Note: We are grateful to Steve Hildrich for his extensive research on this subject, and for sharing this part of the story with us.
It may be hard to imagine today, but from some years before it was completed about 1889, until it burned down under suspicious circumstance on Oct. 16, 1902 [or 1903], [the borough of] West Haven [of the town of Orange] was the site of one of the largest and most palatial homes – the show place of New England – the imposing 44 room, 50-plus feet tall WADDINGHAM MANSION.
Wilson W. Waddingham was a brilliant entrepreneur, born in Canada, who made his money in the American West in gold and cattle, once owning what was then the largest ranch in the United States at over 1,000,000 acres – larger than Rhode Island. He attests to this fact in a document at Yale’s Beinecke Rare-Book Library.
A July 12, 1889, “New York Times” article describing the mansion said that it had been sold to a retired Army Major, after several failed efforts to sell.
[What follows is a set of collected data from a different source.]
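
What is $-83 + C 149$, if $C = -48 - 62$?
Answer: $-16473$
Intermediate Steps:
$C = -110$
$-83 + C 149 = -83 - 16390 = -16473$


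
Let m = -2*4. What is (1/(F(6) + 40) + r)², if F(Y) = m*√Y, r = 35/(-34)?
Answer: 6632359/6677056 - 2575*√6/196384 ≈ 0.96119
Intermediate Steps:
m = -8
r = -35/34 (r = 35*(-1/34) = -35/34 ≈ -1.0294)
F(Y) = -8*√Y
(1/(F(6) + 40) + r)² = (1/(-8*√6 + 40) - 35/34)² = (1/(40 - 8*√6) - 35/34)² = (-35/34 + 1/(40 - 8*√6))²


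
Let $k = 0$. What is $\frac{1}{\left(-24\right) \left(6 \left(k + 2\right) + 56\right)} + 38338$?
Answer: $\frac{62567615}{1632} \approx 38338.0$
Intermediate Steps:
$\frac{1}{\left(-24\right) \left(6 \left(k + 2\right) + 56\right)} + 38338 = \frac{1}{\left(-24\right) \left(6 \left(0 + 2\right) + 56\right)} + 38338 = \frac{1}{\left(-24\right) \left(6 \cdot 2 + 56\right)} + 38338 = \frac{1}{\left(-24\right) \left(12 + 56\right)} + 38338 = \frac{1}{\left(-24\right) 68} + 38338 = \frac{1}{-1632} + 38338 = - \frac{1}{1632} + 38338 = \frac{62567615}{1632}$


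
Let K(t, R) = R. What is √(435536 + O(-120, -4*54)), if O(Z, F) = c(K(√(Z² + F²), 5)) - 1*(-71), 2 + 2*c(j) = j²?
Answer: √1742474/2 ≈ 660.01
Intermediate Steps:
c(j) = -1 + j²/2
O(Z, F) = 165/2 (O(Z, F) = (-1 + (½)*5²) - 1*(-71) = (-1 + (½)*25) + 71 = (-1 + 25/2) + 71 = 23/2 + 71 = 165/2)
√(435536 + O(-120, -4*54)) = √(435536 + 165/2) = √(871237/2) = √1742474/2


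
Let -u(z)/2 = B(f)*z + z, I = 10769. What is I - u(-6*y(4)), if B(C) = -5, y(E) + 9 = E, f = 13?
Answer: 10529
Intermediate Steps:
y(E) = -9 + E
u(z) = 8*z (u(z) = -2*(-5*z + z) = -(-8)*z = 8*z)
I - u(-6*y(4)) = 10769 - 8*(-6*(-9 + 4)) = 10769 - 8*(-6*(-5)) = 10769 - 8*30 = 10769 - 1*240 = 10769 - 240 = 10529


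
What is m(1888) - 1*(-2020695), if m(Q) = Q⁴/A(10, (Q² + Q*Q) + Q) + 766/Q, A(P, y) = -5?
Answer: -11994429850289269/4720 ≈ -2.5412e+12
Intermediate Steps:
m(Q) = 766/Q - Q⁴/5 (m(Q) = Q⁴/(-5) + 766/Q = Q⁴*(-⅕) + 766/Q = -Q⁴/5 + 766/Q = 766/Q - Q⁴/5)
m(1888) - 1*(-2020695) = (⅕)*(3830 - 1*1888⁵)/1888 - 1*(-2020695) = (⅕)*(1/1888)*(3830 - 1*23988878775943168) + 2020695 = (⅕)*(1/1888)*(3830 - 23988878775943168) + 2020695 = (⅕)*(1/1888)*(-23988878775939338) + 2020695 = -11994439387969669/4720 + 2020695 = -11994429850289269/4720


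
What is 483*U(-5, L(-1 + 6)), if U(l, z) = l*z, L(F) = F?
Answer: -12075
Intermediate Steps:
483*U(-5, L(-1 + 6)) = 483*(-5*(-1 + 6)) = 483*(-5*5) = 483*(-25) = -12075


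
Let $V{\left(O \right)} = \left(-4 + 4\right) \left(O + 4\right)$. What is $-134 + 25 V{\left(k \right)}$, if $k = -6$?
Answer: $-134$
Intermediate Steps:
$V{\left(O \right)} = 0$ ($V{\left(O \right)} = 0 \left(4 + O\right) = 0$)
$-134 + 25 V{\left(k \right)} = -134 + 25 \cdot 0 = -134 + 0 = -134$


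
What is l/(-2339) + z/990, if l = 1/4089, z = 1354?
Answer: 2158314424/1578088215 ≈ 1.3677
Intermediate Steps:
l = 1/4089 ≈ 0.00024456
l/(-2339) + z/990 = (1/4089)/(-2339) + 1354/990 = (1/4089)*(-1/2339) + 1354*(1/990) = -1/9564171 + 677/495 = 2158314424/1578088215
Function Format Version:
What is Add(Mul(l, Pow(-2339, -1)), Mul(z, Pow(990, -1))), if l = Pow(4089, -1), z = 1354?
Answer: Rational(2158314424, 1578088215) ≈ 1.3677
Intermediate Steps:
l = Rational(1, 4089) ≈ 0.00024456
Add(Mul(l, Pow(-2339, -1)), Mul(z, Pow(990, -1))) = Add(Mul(Rational(1, 4089), Pow(-2339, -1)), Mul(1354, Pow(990, -1))) = Add(Mul(Rational(1, 4089), Rational(-1, 2339)), Mul(1354, Rational(1, 990))) = Add(Rational(-1, 9564171), Rational(677, 495)) = Rational(2158314424, 1578088215)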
Unless the major was a millionaire on the side, he could never have afforded this mansion. In fact, the 1894 and 1895 City Directories at the New Haven Public Library show Wilson Waddingham as still the resident owner. Not until the 1897 Directory does it show him as having “removed to Philadelphia.” The address had no number: the City Directory states merely “Elm Street, across from Third Avenue.” This address makes no sense today, but as explained later, it did then.
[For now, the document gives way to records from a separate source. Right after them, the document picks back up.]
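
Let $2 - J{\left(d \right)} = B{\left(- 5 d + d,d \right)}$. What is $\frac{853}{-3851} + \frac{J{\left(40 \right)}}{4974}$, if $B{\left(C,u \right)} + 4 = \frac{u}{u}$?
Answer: $- \frac{4223567}{19154874} \approx -0.2205$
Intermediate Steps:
$B{\left(C,u \right)} = -3$ ($B{\left(C,u \right)} = -4 + \frac{u}{u} = -4 + 1 = -3$)
$J{\left(d \right)} = 5$ ($J{\left(d \right)} = 2 - -3 = 2 + 3 = 5$)
$\frac{853}{-3851} + \frac{J{\left(40 \right)}}{4974} = \frac{853}{-3851} + \frac{5}{4974} = 853 \left(- \frac{1}{3851}\right) + 5 \cdot \frac{1}{4974} = - \frac{853}{3851} + \frac{5}{4974} = - \frac{4223567}{19154874}$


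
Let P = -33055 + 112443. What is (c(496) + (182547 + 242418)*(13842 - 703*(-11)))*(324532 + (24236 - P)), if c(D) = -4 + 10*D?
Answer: 2469844156974780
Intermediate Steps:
P = 79388
(c(496) + (182547 + 242418)*(13842 - 703*(-11)))*(324532 + (24236 - P)) = ((-4 + 10*496) + (182547 + 242418)*(13842 - 703*(-11)))*(324532 + (24236 - 1*79388)) = ((-4 + 4960) + 424965*(13842 + 7733))*(324532 + (24236 - 79388)) = (4956 + 424965*21575)*(324532 - 55152) = (4956 + 9168619875)*269380 = 9168624831*269380 = 2469844156974780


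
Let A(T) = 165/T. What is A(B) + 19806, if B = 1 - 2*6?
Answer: 19791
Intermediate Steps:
B = -11 (B = 1 - 12 = -11)
A(B) + 19806 = 165/(-11) + 19806 = 165*(-1/11) + 19806 = -15 + 19806 = 19791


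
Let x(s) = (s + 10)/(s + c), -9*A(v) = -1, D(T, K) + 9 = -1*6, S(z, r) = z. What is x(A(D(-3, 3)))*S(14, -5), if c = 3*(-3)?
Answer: -637/40 ≈ -15.925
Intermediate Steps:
c = -9
D(T, K) = -15 (D(T, K) = -9 - 1*6 = -9 - 6 = -15)
A(v) = 1/9 (A(v) = -1/9*(-1) = 1/9)
x(s) = (10 + s)/(-9 + s) (x(s) = (s + 10)/(s - 9) = (10 + s)/(-9 + s))
x(A(D(-3, 3)))*S(14, -5) = ((10 + 1/9)/(-9 + 1/9))*14 = ((91/9)/(-80/9))*14 = -9/80*91/9*14 = -91/80*14 = -637/40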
Advertising in those city directories showed the capital of all the banks in New Haven at that time, as a matter of pride: not one bank listed, including both the First and Second New Haven National Banks and Union Trust, had more capital than $500,000., an enormous sum at the time. That was the cost to build the Waddingham Mansion. One story says that Mr. Waddingham even successfully sued his second building contractor for fraud – double charging with subcontractors. According to the Brief History of West Haven, by Harriet North et al., 1986, the first contractor was found dead with the money in a secret passageway beneath the Mansion.
Stephen Hildrich was privileged to know probably the longest lived witness to have seen the great copula of the Waddingham Mansion come down in the huge fire that burned for days, unable to be extinguished by the primitive fire-fighting equipment of 1902. Lydia Pastore, age 12, later Mrs. Lydia Brown of 642 Third Ave. believed she was standing where her house was later built when she saw the fire destroy the mansion. She owned her house (with her late husband) from the day they were married about 1912, for 81 years, until she died at 103 in late 1993, the oldest member of the First Congregational Church of West Haven at the time. Hildrich learned all this talking to her on a visit to show off his baby daughter Rachel in early 1993. At least some members of the Hildrich family lived in the “Brick Row” at 665 Third Av., a few houses across from Mrs. Brown, for 61 years [from 1935] until all moved out in 1996. Many of the bricks in the Brick Row came from the Waddingham Mansion, according to Mrs. North and other sources.
Unfortunately, Hildrich did not have the foresight at the time to ask Mrs. Brown exactly in what direction she was facing, and about how far she was standing from the mansion when she saw the top of the copula come down. THAT IS: WHERE EXACTLY WAS THE MANSION?